Sorj Chalandon, mon père, ce barjo

profession-du-pere-653527Ancien grand reporter à Libération, aujourd’hui journaliste au Canard enchaîné, Sorj Chalandon signe depuis quelques années des romans intimes et puissants. L’extraordinaire diptyque Mon traître (2008) – Retour à Killybegs (2011) revenait par exemple sur son amitié trahie avec un héros de la lutte pour l’indépendance irlandaise. Avec Profession du père, il va encore plus loin dans son histoire personnelle: par le biais de la fiction, c’est bien sa propre enfance qu’il revisite, à travers en particulier une figure paternelle odieuse, détraquée et pathétique.

Le père du narrateur a été parachutiste, footballeur, fondateur des Compagnons de la chanson, agent secret, pasteur, conseiller personnel de De Gaulle… Dans son délire, ce drôle de père entraîne son jeune fils, persuadé d’intégrer l’OAS et d’entrer dans un complot qui vise à éliminer De Gaulle.

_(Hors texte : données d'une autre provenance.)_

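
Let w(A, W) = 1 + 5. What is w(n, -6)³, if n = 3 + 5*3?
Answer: 216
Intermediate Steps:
n = 18 (n = 3 + 15 = 18)
w(A, W) = 6
w(n, -6)³ = 6³ = 216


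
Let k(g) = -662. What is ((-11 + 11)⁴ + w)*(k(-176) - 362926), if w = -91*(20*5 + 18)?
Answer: 3904207944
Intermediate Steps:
w = -10738 (w = -91*(100 + 18) = -91*118 = -10738)
((-11 + 11)⁴ + w)*(k(-176) - 362926) = ((-11 + 11)⁴ - 10738)*(-662 - 362926) = (0⁴ - 10738)*(-363588) = (0 - 10738)*(-363588) = -10738*(-363588) = 3904207944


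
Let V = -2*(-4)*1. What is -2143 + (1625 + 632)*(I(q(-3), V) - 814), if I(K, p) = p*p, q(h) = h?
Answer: -1694893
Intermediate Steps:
V = 8 (V = 8*1 = 8)
I(K, p) = p**2
-2143 + (1625 + 632)*(I(q(-3), V) - 814) = -2143 + (1625 + 632)*(8**2 - 814) = -2143 + 2257*(64 - 814) = -2143 + 2257*(-750) = -2143 - 1692750 = -1694893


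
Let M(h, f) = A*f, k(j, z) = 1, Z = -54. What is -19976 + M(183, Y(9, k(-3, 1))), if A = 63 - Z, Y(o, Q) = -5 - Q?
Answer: -20678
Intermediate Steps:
A = 117 (A = 63 - 1*(-54) = 63 + 54 = 117)
M(h, f) = 117*f
-19976 + M(183, Y(9, k(-3, 1))) = -19976 + 117*(-5 - 1*1) = -19976 + 117*(-5 - 1) = -19976 + 117*(-6) = -19976 - 702 = -20678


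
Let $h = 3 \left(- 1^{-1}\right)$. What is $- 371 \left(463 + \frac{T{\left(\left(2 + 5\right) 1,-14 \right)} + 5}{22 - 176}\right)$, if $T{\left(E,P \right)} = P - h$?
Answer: $- \frac{1889662}{11} \approx -1.7179 \cdot 10^{5}$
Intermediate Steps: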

Une mythomanie qui prêterait à sourire s’il n’y avait les coups, la terreur que fait régner ce tyran. C’est une des forces du livre, cet équilibre entre l’amusement devant un personnage aussi loufoque et la frayeur constante face à ses réactions imprévisibles.

De cet homme manifestement atteint dans sa santé psychique, de cette relation familiale impossible, Sorj Chalandon tire un livre profondément émouvant. Malgré la violence, on ne parvient pas à détester ce père mythomane, que l’on finit par prendre en pitié. A l’image du narrateur: «Je serais malheureux. Tout chagrin de lui. Et je m’en voudrais tellement de toujours l’aimer.»